Procedures optional per protocol.
Brain MRI in a subset of participants. Baseline scan can occur up to 18 months before or up to 3 months postrandomization. Follow-up MRI will occur at least 3 years postrandomization.
Denotes procedures needed only for participants recruited de novo from the community.
Fig. 1Participant screening and randomization: the Aging and Cognitive Health Evaluation in Elders (ACHIEVE) randomized trial. ∗Strata defined by severity of hearing impairment, participant status (ARIC participant or recruited de novo), and field site.

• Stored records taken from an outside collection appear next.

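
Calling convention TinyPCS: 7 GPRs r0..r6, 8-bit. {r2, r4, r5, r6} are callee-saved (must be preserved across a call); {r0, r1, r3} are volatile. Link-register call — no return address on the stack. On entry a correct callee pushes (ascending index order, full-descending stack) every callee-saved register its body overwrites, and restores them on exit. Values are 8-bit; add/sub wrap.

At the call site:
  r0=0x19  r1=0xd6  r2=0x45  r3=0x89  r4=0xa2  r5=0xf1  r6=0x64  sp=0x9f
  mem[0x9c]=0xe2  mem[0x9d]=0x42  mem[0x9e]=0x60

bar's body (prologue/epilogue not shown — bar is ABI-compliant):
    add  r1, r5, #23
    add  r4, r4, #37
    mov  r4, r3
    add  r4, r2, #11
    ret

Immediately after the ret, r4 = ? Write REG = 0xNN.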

Inclusion and exclusion criteria: the Aging and Cognitive Health Evaluation in Elders (ACHIEVE) randomized trial
| Criteria | Description |
|---|---|
| Inclusion | Age 70–84 y Adult onset mild-to-moderate hearing impairment [4-frequency better-hearing ear pure tone average ≥30 dB HL and <70 dB HL] Cognitively-intact (MMSE ≥23 for high school degree or less; ≥25 for some college or more) Speech recognition score >60% correct in the better-hearing ear Plans to stay in the geographic area for study duration Community-dwelling Fluent English speaker |
| Exclusion | Self-reported disability in ≥2 activities of daily living Vision impairment (worse than 20/63 on Minnesota Near Vision Card) Self-reported use of a hearing aid in the past 1 y Medical contraindication to use of hearing aids (e.g., draining ear) Unwilling to wear hearing aids on daily basis Conductive hearing impairment with air-bone gap >15 dB in two or more contiguous frequencies in both ears that cannot be resolved |
Abbreviations: HL, hearing level; MMSE, Mini-Mental State Examination.